Potential Tropical Cyclone Two is moving across the northern coast of Venezuela with tropical storm winds (40 mph) but no center of circulation. It was located 105 miles west of Trinidad and is moving west-northwest at 26 mph.
But Tropical Storm Bonnie is likely to form in the coming days with expectations that the season’s first Atlantic hurricane could form by Friday and approach Nicaragua.
A second area of development in the Gulf will essentially be a big rain storm for parts of Texas.
A third area of development is the one we will monitor in the coming days. It now has a 30% chance of becoming a depression over the next five days as it drifts northwest toward Florida. Many questions remain this far out.

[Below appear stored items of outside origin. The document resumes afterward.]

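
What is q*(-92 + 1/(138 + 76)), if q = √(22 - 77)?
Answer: -19687*I*√55/214 ≈ -682.26*I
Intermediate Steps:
q = I*√55 (q = √(-55) = I*√55 ≈ 7.4162*I)
q*(-92 + 1/(138 + 76)) = (I*√55)*(-92 + 1/(138 + 76)) = (I*√55)*(-92 + 1/214) = (I*√55)*(-19687/214) = -19687*I*√55/214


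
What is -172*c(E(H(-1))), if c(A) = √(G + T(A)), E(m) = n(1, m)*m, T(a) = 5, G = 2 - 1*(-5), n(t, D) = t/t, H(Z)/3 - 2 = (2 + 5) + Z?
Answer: -344*√3 ≈ -595.83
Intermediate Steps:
H(Z) = 27 + 3*Z (H(Z) = 6 + 3*((2 + 5) + Z) = 6 + 3*(7 + Z) = 6 + (21 + 3*Z) = 27 + 3*Z)
n(t, D) = 1
G = 7 (G = 2 + 5 = 7)
E(m) = m (E(m) = 1*m = m)
c(A) = 2*√3 (c(A) = √(7 + 5) = √12 = 2*√3)
-172*c(E(H(-1))) = -344*√3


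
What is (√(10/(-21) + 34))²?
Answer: 704/21 ≈ 33.524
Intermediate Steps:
(√(10/(-21) + 34))² = (√(10*(-1/21) + 34))² = (√(-10/21 + 34))² = (√(704/21))² = (8*√231/21)² = 704/21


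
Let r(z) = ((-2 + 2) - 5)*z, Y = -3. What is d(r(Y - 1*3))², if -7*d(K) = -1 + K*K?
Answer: 808201/49 ≈ 16494.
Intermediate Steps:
r(z) = -5*z (r(z) = (0 - 5)*z = -5*z)
d(K) = ⅐ - K²/7 (d(K) = -(-1 + K*K)/7 = -(-1 + K²)/7 = ⅐ - K²/7)
d(r(Y - 1*3))² = (⅐ - 25*(-3 - 1*3)²/7)² = (⅐ - 25*(-3 - 3)²/7)² = (⅐ - (-5*(-6))²/7)² = (⅐ - ⅐*30²)² = (⅐ - ⅐*900)² = (⅐ - 900/7)² = (-899/7)² = 808201/49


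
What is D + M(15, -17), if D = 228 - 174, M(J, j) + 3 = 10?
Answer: 61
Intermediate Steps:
M(J, j) = 7 (M(J, j) = -3 + 10 = 7)
D = 54
D + M(15, -17) = 54 + 7 = 61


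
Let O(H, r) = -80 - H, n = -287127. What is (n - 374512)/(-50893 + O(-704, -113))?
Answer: 661639/50269 ≈ 13.162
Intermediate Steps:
(n - 374512)/(-50893 + O(-704, -113)) = (-287127 - 374512)/(-50893 + (-80 - 1*(-704))) = -661639/(-50893 + (-80 + 704)) = -661639/(-50893 + 624) = -661639/(-50269) = -661639*(-1/50269) = 661639/50269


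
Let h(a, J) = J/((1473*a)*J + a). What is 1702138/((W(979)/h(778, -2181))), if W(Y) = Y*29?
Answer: 1856181489/35480404976588 ≈ 5.2316e-5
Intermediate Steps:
W(Y) = 29*Y
h(a, J) = J/(a + 1473*J*a) (h(a, J) = J/(1473*J*a + a) = J/(a + 1473*J*a))
1702138/((W(979)/h(778, -2181))) = 1702138/(((29*979)/((-2181/(778*(1 + 1473*(-2181))))))) = 1702138/((28391/((-2181*1/778/(1 - 3212613))))) = 1702138/((28391/((-2181*1/778/(-3212612))))) = 1702138/((28391/((-2181*1/778*(-1/3212612))))) = 1702138/((28391/(2181/2499412136))) = 1702138/((28391*(2499412136/2181))) = 1702138/(70960809953176/2181) = 1702138*(2181/70960809953176) = 1856181489/35480404976588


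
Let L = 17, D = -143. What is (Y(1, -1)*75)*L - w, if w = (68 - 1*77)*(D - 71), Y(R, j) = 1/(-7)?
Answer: -14757/7 ≈ -2108.1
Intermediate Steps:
Y(R, j) = -⅐
w = 1926 (w = (68 - 1*77)*(-143 - 71) = (68 - 77)*(-214) = -9*(-214) = 1926)
(Y(1, -1)*75)*L - w = -⅐*75*17 - 1*1926 = -75/7*17 - 1926 = -1275/7 - 1926 = -14757/7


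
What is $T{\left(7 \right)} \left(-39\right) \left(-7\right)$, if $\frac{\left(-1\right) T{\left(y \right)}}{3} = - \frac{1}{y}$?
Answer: $117$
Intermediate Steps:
$T{\left(y \right)} = \frac{3}{y}$ ($T{\left(y \right)} = - 3 \left(- \frac{1}{y}\right) = \frac{3}{y}$)
$T{\left(7 \right)} \left(-39\right) \left(-7\right) = \frac{3}{7} \left(-39\right) \left(-7\right) = \left(- \frac{117}{7}\right) \left(-7\right) = 117$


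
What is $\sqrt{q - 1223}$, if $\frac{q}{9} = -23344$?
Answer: $i \sqrt{211319} \approx 459.69 i$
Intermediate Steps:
$q = -210096$ ($q = 9 \left(-23344\right) = -210096$)
$\sqrt{q - 1223} = \sqrt{-210096 - 1223} = \sqrt{-211319} = i \sqrt{211319}$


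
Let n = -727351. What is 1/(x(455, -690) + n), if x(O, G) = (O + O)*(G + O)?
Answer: -1/941201 ≈ -1.0625e-6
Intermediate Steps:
x(O, G) = 2*O*(G + O) (x(O, G) = (2*O)*(G + O) = 2*O*(G + O))
1/(x(455, -690) + n) = 1/(2*455*(-690 + 455) - 727351) = 1/(2*455*(-235) - 727351) = 1/(-213850 - 727351) = 1/(-941201) = -1/941201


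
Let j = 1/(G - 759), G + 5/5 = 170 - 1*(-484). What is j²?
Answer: 1/11236 ≈ 8.9000e-5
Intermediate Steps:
G = 653 (G = -1 + (170 - 1*(-484)) = -1 + (170 + 484) = -1 + 654 = 653)
j = -1/106 (j = 1/(653 - 759) = 1/(-106) = -1/106 ≈ -0.0094340)
j² = (-1/106)² = 1/11236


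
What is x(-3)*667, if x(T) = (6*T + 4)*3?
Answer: -28014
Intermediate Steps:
x(T) = 12 + 18*T (x(T) = (4 + 6*T)*3 = 12 + 18*T)
x(-3)*667 = (12 + 18*(-3))*667 = (12 - 54)*667 = -42*667 = -28014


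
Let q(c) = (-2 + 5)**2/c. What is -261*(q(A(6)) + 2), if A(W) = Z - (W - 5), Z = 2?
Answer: -2871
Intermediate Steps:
A(W) = 7 - W (A(W) = 2 - (W - 5) = 2 - (-5 + W) = 2 + (5 - W) = 7 - W)
q(c) = 9/c (q(c) = 3**2/c = 9/c)
-261*(q(A(6)) + 2) = -261*(9/(7 - 1*6) + 2) = -261*(9/(7 - 6) + 2) = -261*(9/1 + 2) = -261*(9*1 + 2) = -261*(9 + 2) = -261*11 = -2871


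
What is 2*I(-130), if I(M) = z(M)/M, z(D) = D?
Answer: 2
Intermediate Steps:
I(M) = 1 (I(M) = M/M = 1)
2*I(-130) = 2*1 = 2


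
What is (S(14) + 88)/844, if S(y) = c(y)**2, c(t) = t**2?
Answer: 9626/211 ≈ 45.621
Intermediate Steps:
S(y) = y**4 (S(y) = (y**2)**2 = y**4)
(S(14) + 88)/844 = (14**4 + 88)/844 = (38416 + 88)*(1/844) = 38504*(1/844) = 9626/211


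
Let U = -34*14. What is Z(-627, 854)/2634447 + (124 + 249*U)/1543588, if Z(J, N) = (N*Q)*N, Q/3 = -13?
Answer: -3684724344276/338875064653 ≈ -10.873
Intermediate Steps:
Q = -39 (Q = 3*(-13) = -39)
U = -476
Z(J, N) = -39*N² (Z(J, N) = (N*(-39))*N = (-39*N)*N = -39*N²)
Z(-627, 854)/2634447 + (124 + 249*U)/1543588 = -39*854²/2634447 + (124 + 249*(-476))/1543588 = -39*729316*(1/2634447) + (124 - 118524)*(1/1543588) = -28443324*1/2634447 - 118400*1/1543588 = -9481108/878149 - 29600/385897 = -3684724344276/338875064653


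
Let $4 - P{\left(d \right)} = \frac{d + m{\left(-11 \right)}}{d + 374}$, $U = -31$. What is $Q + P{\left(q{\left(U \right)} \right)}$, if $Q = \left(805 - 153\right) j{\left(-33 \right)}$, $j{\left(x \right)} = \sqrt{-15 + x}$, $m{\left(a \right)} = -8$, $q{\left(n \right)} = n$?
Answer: $\frac{1411}{343} + 2608 i \sqrt{3} \approx 4.1137 + 4517.2 i$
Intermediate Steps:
$P{\left(d \right)} = 4 - \frac{-8 + d}{374 + d}$ ($P{\left(d \right)} = 4 - \frac{d - 8}{d + 374} = 4 - \frac{-8 + d}{374 + d}$)
$Q = 2608 i \sqrt{3}$ ($Q = \left(805 - 153\right) \sqrt{-15 - 33} = 652 \sqrt{-48} = 652 \cdot 4 i \sqrt{3} = 2608 i \sqrt{3} \approx 4517.2 i$)
$Q + P{\left(q{\left(U \right)} \right)} = 2608 i \sqrt{3} + \frac{1504 + 3 \left(-31\right)}{374 - 31} = 2608 i \sqrt{3} + \frac{1504 - 93}{343} = 2608 i \sqrt{3} + \frac{1}{343} \cdot 1411 = 2608 i \sqrt{3} + \frac{1411}{343} = \frac{1411}{343} + 2608 i \sqrt{3}$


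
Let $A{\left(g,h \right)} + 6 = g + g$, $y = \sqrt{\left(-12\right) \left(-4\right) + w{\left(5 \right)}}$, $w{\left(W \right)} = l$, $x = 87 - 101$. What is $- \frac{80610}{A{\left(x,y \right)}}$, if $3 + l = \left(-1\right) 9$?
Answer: $\frac{40305}{17} \approx 2370.9$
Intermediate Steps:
$x = -14$
$l = -12$ ($l = -3 - 9 = -12$)
$w{\left(W \right)} = -12$
$y = 6$ ($y = \sqrt{\left(-12\right) \left(-4\right) - 12} = \sqrt{48 - 12} = \sqrt{36} = 6$)
$A{\left(g,h \right)} = -6 + 2 g$ ($A{\left(g,h \right)} = -6 + \left(g + g\right) = -6 + 2 g$)
$- \frac{80610}{A{\left(x,y \right)}} = - \frac{80610}{-6 + 2 \left(-14\right)} = - \frac{80610}{-6 - 28} = - \frac{80610}{-34} = \left(-80610\right) \left(- \frac{1}{34}\right) = \frac{40305}{17}$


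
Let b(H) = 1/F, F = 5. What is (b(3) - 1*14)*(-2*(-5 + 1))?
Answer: -552/5 ≈ -110.40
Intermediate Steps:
b(H) = 1/5
(b(3) - 1*14)*(-2*(-5 + 1)) = (1/5 - 1*14)*(-2*(-5 + 1)) = (1/5 - 14)*(-2*(-4)) = -69/5*8 = -552/5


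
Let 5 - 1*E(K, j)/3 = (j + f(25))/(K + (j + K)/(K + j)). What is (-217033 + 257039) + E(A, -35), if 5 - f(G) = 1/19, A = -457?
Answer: 115580077/2888 ≈ 40021.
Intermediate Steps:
f(G) = 94/19 (f(G) = 5 - 1/19 = 94/19)
E(K, j) = 15 - 3*(94/19 + j)/(1 + K) (E(K, j) = 15 - 3*(j + 94/19)/(K + (j + K)/(K + j)) = 15 - 3*(94/19 + j)/(K + (K + j)/(K + j)) = 15 - 3*(94/19 + j)/(K + 1) = 15 - 3*(94/19 + j)/(1 + K))
(-217033 + 257039) + E(A, -35) = (-217033 + 257039) + 3*(1 - 19*(-35) + 95*(-457))/(19*(1 - 457)) = 40006 + (3/19)*(1 + 665 - 43415)/(-456) = 40006 + (3/19)*(-1/456)*(-42749) = 40006 + 42749/2888 = 115580077/2888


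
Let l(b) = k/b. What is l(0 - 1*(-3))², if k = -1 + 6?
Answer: 25/9 ≈ 2.7778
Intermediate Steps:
k = 5
l(b) = 5/b
l(0 - 1*(-3))² = (5/(0 - 1*(-3)))² = (5/(0 + 3))² = (5/3)² = 25/9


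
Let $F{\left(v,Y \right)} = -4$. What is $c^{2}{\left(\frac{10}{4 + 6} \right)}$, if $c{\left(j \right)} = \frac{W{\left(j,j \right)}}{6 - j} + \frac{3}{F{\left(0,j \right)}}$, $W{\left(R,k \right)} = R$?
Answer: $\frac{121}{400} \approx 0.3025$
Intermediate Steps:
$c{\left(j \right)} = - \frac{3}{4} + \frac{j}{6 - j}$ ($c{\left(j \right)} = \frac{j}{6 - j} + \frac{3}{-4} = \frac{j}{6 - j} + 3 \left(- \frac{1}{4}\right) = \frac{j}{6 - j} - \frac{3}{4} = - \frac{3}{4} + \frac{j}{6 - j}$)
$c^{2}{\left(\frac{10}{4 + 6} \right)} = \left(\frac{18 - 7 \frac{10}{4 + 6}}{4 \left(-6 + \frac{10}{4 + 6}\right)}\right)^{2} = \left(\frac{18 - 7 \cdot \frac{10}{10}}{4 \left(-6 + \frac{10}{10}\right)}\right)^{2} = \left(\frac{18 - 7 \cdot 10 \cdot \frac{1}{10}}{4 \left(-6 + 10 \cdot \frac{1}{10}\right)}\right)^{2} = \left(\frac{18 - 7}{4 \left(-6 + 1\right)}\right)^{2} = \left(\frac{18 - 7}{4 \left(-5\right)}\right)^{2} = \left(\frac{1}{4} \left(- \frac{1}{5}\right) 11\right)^{2} = \left(- \frac{11}{20}\right)^{2} = \frac{121}{400}$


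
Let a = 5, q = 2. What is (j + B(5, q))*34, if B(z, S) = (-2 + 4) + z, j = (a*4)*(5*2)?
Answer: 7038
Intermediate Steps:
j = 200 (j = (5*4)*(5*2) = 20*10 = 200)
B(z, S) = 2 + z
(j + B(5, q))*34 = (200 + (2 + 5))*34 = (200 + 7)*34 = 207*34 = 7038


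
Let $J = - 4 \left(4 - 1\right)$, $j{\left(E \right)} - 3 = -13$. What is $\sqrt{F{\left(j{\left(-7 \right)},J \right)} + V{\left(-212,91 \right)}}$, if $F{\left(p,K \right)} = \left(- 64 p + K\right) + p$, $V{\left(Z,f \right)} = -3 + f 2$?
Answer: $\sqrt{797} \approx 28.231$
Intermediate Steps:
$j{\left(E \right)} = -10$ ($j{\left(E \right)} = 3 - 13 = -10$)
$V{\left(Z,f \right)} = -3 + 2 f$
$J = -12$ ($J = \left(-4\right) 3 = -12$)
$F{\left(p,K \right)} = K - 63 p$ ($F{\left(p,K \right)} = \left(K - 64 p\right) + p = K - 63 p$)
$\sqrt{F{\left(j{\left(-7 \right)},J \right)} + V{\left(-212,91 \right)}} = \sqrt{\left(-12 - -630\right) + \left(-3 + 2 \cdot 91\right)} = \sqrt{\left(-12 + 630\right) + \left(-3 + 182\right)} = \sqrt{618 + 179} = \sqrt{797}$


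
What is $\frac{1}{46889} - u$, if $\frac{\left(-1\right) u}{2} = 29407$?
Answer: $\frac{2757729647}{46889} \approx 58814.0$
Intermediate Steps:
$u = -58814$ ($u = \left(-2\right) 29407 = -58814$)
$\frac{1}{46889} - u = \frac{1}{46889} - -58814 = \frac{1}{46889} + 58814 = \frac{2757729647}{46889}$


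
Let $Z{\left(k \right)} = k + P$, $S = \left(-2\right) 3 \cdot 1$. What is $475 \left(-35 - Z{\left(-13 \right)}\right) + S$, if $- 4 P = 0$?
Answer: $-10456$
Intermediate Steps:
$S = -6$ ($S = \left(-6\right) 1 = -6$)
$P = 0$ ($P = \left(- \frac{1}{4}\right) 0 = 0$)
$Z{\left(k \right)} = k$ ($Z{\left(k \right)} = k + 0 = k$)
$475 \left(-35 - Z{\left(-13 \right)}\right) + S = 475 \left(-35 - -13\right) - 6 = 475 \left(-35 + 13\right) - 6 = 475 \left(-22\right) - 6 = -10450 - 6 = -10456$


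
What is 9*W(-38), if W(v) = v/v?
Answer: 9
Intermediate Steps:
W(v) = 1
9*W(-38) = 9*1 = 9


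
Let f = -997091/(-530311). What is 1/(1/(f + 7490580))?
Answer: 3972337967471/530311 ≈ 7.4906e+6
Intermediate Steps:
f = 997091/530311 (f = -997091*(-1/530311) = 997091/530311 ≈ 1.8802)
1/(1/(f + 7490580)) = 1/(1/(997091/530311 + 7490580)) = 1/(1/(3972337967471/530311)) = 1/(530311/3972337967471) = 3972337967471/530311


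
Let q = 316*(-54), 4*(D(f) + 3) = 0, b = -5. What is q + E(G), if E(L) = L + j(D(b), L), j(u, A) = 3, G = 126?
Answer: -16935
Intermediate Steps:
D(f) = -3 (D(f) = -3 + (¼)*0 = -3 + 0 = -3)
q = -17064
E(L) = 3 + L (E(L) = L + 3 = 3 + L)
q + E(G) = -17064 + (3 + 126) = -17064 + 129 = -16935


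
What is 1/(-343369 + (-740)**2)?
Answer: 1/204231 ≈ 4.8964e-6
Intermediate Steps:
1/(-343369 + (-740)**2) = 1/(-343369 + 547600) = 1/204231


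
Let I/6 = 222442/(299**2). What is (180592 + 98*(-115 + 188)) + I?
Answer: 16786014798/89401 ≈ 1.8776e+5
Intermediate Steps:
I = 1334652/89401 (I = 6*(222442/(299**2)) = 6*(222442/89401) = 1334652/89401 ≈ 14.929)
(180592 + 98*(-115 + 188)) + I = (180592 + 98*(-115 + 188)) + 1334652/89401 = (180592 + 98*73) + 1334652/89401 = (180592 + 7154) + 1334652/89401 = 187746 + 1334652/89401 = 16786014798/89401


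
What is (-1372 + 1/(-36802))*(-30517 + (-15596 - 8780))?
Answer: 2771676294085/36802 ≈ 7.5313e+7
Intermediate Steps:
(-1372 + 1/(-36802))*(-30517 + (-15596 - 8780)) = (-1372 - 1/36802)*(-30517 - 24376) = -50492345/36802*(-54893) = 2771676294085/36802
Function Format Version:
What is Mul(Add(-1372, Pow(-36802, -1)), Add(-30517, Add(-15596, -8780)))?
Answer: Rational(2771676294085, 36802) ≈ 7.5313e+7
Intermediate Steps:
Mul(Add(-1372, Pow(-36802, -1)), Add(-30517, Add(-15596, -8780))) = Mul(Add(-1372, Rational(-1, 36802)), Add(-30517, -24376)) = Mul(Rational(-50492345, 36802), -54893) = Rational(2771676294085, 36802)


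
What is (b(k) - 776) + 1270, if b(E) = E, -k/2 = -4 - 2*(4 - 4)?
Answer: 502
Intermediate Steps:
k = 8 (k = -2*(-4 - 2*(4 - 4)) = -2*(-4 - 2*0) = -2*(-4 + 0) = -2*(-4) = 8)
(b(k) - 776) + 1270 = (8 - 776) + 1270 = -768 + 1270 = 502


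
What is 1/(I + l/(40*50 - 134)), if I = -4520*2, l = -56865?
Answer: -622/5641835 ≈ -0.00011025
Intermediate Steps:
I = -9040
1/(I + l/(40*50 - 134)) = 1/(-9040 - 56865/(40*50 - 134)) = 1/(-9040 - 56865/(2000 - 134)) = 1/(-9040 - 56865/1866) = 1/(-9040 - 56865*1/1866) = 1/(-9040 - 18955/622) = 1/(-5641835/622) = -622/5641835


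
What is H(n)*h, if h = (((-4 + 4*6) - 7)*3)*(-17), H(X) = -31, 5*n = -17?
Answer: 20553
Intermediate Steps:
n = -17/5 (n = (1/5)*(-17) = -17/5 ≈ -3.4000)
h = -663 (h = (((-4 + 24) - 7)*3)*(-17) = ((20 - 7)*3)*(-17) = (13*3)*(-17) = 39*(-17) = -663)
H(n)*h = -31*(-663) = 20553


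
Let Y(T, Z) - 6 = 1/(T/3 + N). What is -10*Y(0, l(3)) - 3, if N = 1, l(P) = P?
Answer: -73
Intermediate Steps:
Y(T, Z) = 6 + 1/(1 + T/3) (Y(T, Z) = 6 + 1/(T/3 + 1) = 6 + 1/(1 + T/3))
-10*Y(0, l(3)) - 3 = -30*(7 + 2*0)/(3 + 0) - 3 = -30*(7 + 0)/3 - 3 = -30*7/3 - 3 = -10*7 - 3 = -70 - 3 = -73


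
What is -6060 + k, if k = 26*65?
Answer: -4370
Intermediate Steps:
k = 1690
-6060 + k = -6060 + 1690 = -4370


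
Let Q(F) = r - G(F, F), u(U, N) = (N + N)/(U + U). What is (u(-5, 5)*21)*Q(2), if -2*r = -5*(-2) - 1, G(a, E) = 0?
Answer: 189/2 ≈ 94.500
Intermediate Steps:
r = -9/2 (r = -(-5*(-2) - 1)/2 = -(10 - 1)/2 = -1/2*9 = -9/2 ≈ -4.5000)
u(U, N) = N/U (u(U, N) = (2*N)/((2*U)) = (2*N)*(1/(2*U)) = N/U)
Q(F) = -9/2 (Q(F) = -9/2 - 1*0 = -9/2 + 0 = -9/2)
(u(-5, 5)*21)*Q(2) = ((5/(-5))*21)*(-9/2) = ((5*(-1/5))*21)*(-9/2) = -1*21*(-9/2) = -21*(-9/2) = 189/2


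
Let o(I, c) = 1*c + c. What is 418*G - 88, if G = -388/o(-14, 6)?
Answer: -40810/3 ≈ -13603.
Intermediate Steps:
o(I, c) = 2*c (o(I, c) = c + c = 2*c)
G = -97/3 (G = -388/(2*6) = -388/12 = -388*1/12 = -97/3 ≈ -32.333)
418*G - 88 = 418*(-97/3) - 88 = -40546/3 - 88 = -40810/3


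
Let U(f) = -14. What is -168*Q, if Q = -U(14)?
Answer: -2352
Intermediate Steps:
Q = 14 (Q = -1*(-14) = 14)
-168*Q = -168*14 = -2352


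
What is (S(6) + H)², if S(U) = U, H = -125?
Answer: 14161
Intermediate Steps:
(S(6) + H)² = (6 - 125)² = (-119)² = 14161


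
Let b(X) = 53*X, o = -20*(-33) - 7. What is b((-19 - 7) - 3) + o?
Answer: -884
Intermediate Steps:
o = 653 (o = 660 - 7 = 653)
b((-19 - 7) - 3) + o = 53*((-19 - 7) - 3) + 653 = 53*(-26 - 3) + 653 = 53*(-29) + 653 = -1537 + 653 = -884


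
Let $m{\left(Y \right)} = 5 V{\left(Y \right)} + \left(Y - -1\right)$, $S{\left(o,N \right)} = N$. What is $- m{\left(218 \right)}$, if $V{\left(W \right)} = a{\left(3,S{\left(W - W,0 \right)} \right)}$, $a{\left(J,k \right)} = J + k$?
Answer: $-234$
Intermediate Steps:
$V{\left(W \right)} = 3$ ($V{\left(W \right)} = 3 + 0 = 3$)
$m{\left(Y \right)} = 16 + Y$ ($m{\left(Y \right)} = 5 \cdot 3 + \left(Y - -1\right) = 15 + \left(Y + 1\right) = 15 + \left(1 + Y\right) = 16 + Y$)
$- m{\left(218 \right)} = - (16 + 218) = \left(-1\right) 234 = -234$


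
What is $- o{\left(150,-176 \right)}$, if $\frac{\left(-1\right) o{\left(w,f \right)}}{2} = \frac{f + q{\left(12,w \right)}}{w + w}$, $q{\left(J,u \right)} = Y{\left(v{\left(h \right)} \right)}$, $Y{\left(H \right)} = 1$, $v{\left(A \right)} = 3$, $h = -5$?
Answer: $- \frac{7}{6} \approx -1.1667$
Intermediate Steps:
$q{\left(J,u \right)} = 1$
$o{\left(w,f \right)} = - \frac{1 + f}{w}$ ($o{\left(w,f \right)} = - 2 \frac{f + 1}{w + w} = - 2 \frac{1 + f}{2 w} = - \frac{1 + f}{w}$)
$- o{\left(150,-176 \right)} = - \frac{-1 - -176}{150} = - \frac{-1 + 176}{150} = - \frac{175}{150} = \left(-1\right) \frac{7}{6} = - \frac{7}{6}$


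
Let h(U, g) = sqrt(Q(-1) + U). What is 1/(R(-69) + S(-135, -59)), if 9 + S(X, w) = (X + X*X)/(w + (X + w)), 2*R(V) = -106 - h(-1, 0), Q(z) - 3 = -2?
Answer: -253/33776 ≈ -0.0074905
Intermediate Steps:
Q(z) = 1 (Q(z) = 3 - 2 = 1)
h(U, g) = sqrt(1 + U)
R(V) = -53 (R(V) = (-106 - sqrt(1 - 1))/2 = (-106 - sqrt(0))/2 = (-106 - 1*0)/2 = (-106 + 0)/2 = (1/2)*(-106) = -53)
S(X, w) = -9 + (X + X**2)/(X + 2*w) (S(X, w) = -9 + (X + X*X)/(w + (X + w)) = -9 + (X + X**2)/(X + 2*w))
1/(R(-69) + S(-135, -59)) = 1/(-53 + ((-135)**2 - 18*(-59) - 8*(-135))/(-135 + 2*(-59))) = 1/(-53 + (18225 + 1062 + 1080)/(-135 - 118)) = 1/(-53 + 20367/(-253)) = 1/(-53 - 1/253*20367) = 1/(-53 - 20367/253) = 1/(-33776/253) = -253/33776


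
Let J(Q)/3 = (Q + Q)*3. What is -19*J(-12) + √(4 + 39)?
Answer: 4104 + √43 ≈ 4110.6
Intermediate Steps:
J(Q) = 18*Q (J(Q) = 3*((Q + Q)*3) = 3*((2*Q)*3) = 3*(6*Q) = 18*Q)
-19*J(-12) + √(4 + 39) = -342*(-12) + √(4 + 39) = -19*(-216) + √43 = 4104 + √43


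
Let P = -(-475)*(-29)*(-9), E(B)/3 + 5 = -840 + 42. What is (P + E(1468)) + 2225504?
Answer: 2347070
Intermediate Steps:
E(B) = -2409 (E(B) = -15 + 3*(-840 + 42) = -15 + 3*(-798) = -15 - 2394 = -2409)
P = 123975 (P = -95*145*(-9) = -13775*(-9) = 123975)
(P + E(1468)) + 2225504 = (123975 - 2409) + 2225504 = 121566 + 2225504 = 2347070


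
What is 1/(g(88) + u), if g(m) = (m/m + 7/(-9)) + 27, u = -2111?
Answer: -9/18754 ≈ -0.00047990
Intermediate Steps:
g(m) = 245/9 (g(m) = (1 + 7*(-⅑)) + 27 = (1 - 7/9) + 27 = 2/9 + 27 = 245/9)
1/(g(88) + u) = 1/(245/9 - 2111) = 1/(-18754/9) = -9/18754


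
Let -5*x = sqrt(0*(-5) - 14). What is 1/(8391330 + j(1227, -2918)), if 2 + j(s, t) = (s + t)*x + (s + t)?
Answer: 209740925/1759650264826959 - 8455*I*sqrt(14)/1759650264826959 ≈ 1.1919e-7 - 1.7978e-11*I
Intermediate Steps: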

One thing that seems to be likely is the moisture from this wave not reaching South Florida until at least Tuesday or Wednesday, after the 4th of July. Our Euro model shows some enhanced moisture on Tuesday and nothing more. Our GFS model is more aggressive with a stronger system and much more intense tropical moisture on Wednesday.
There are no indications this system will develop into a tropical storm at this time, but given some of our models’ latest runs, we’ll keep an eye on it in the coming days to see if it has enough time to develop into anything other than just a blob of rain.
The 2022 Atlantic Hurricane Season officially began June 1 with researchers predicting an "above-normal" year.
The first named system occurred in early June, when Tropical Storm Alex formed off Florida's east coast after moving across the state, dropping massive rainfall and causing flooding in South Florida as Potential Tropical Cyclone One.
The National Oceanic and Atmospheric Administration's averages for the Atlantic hurricane season is 14 named storms and seven hurricanes. The average for major hurricanes is three.
Last month, NOAA released their predictions for this year, calling for an "above-normal" 2022 with 14-21 named storms expected.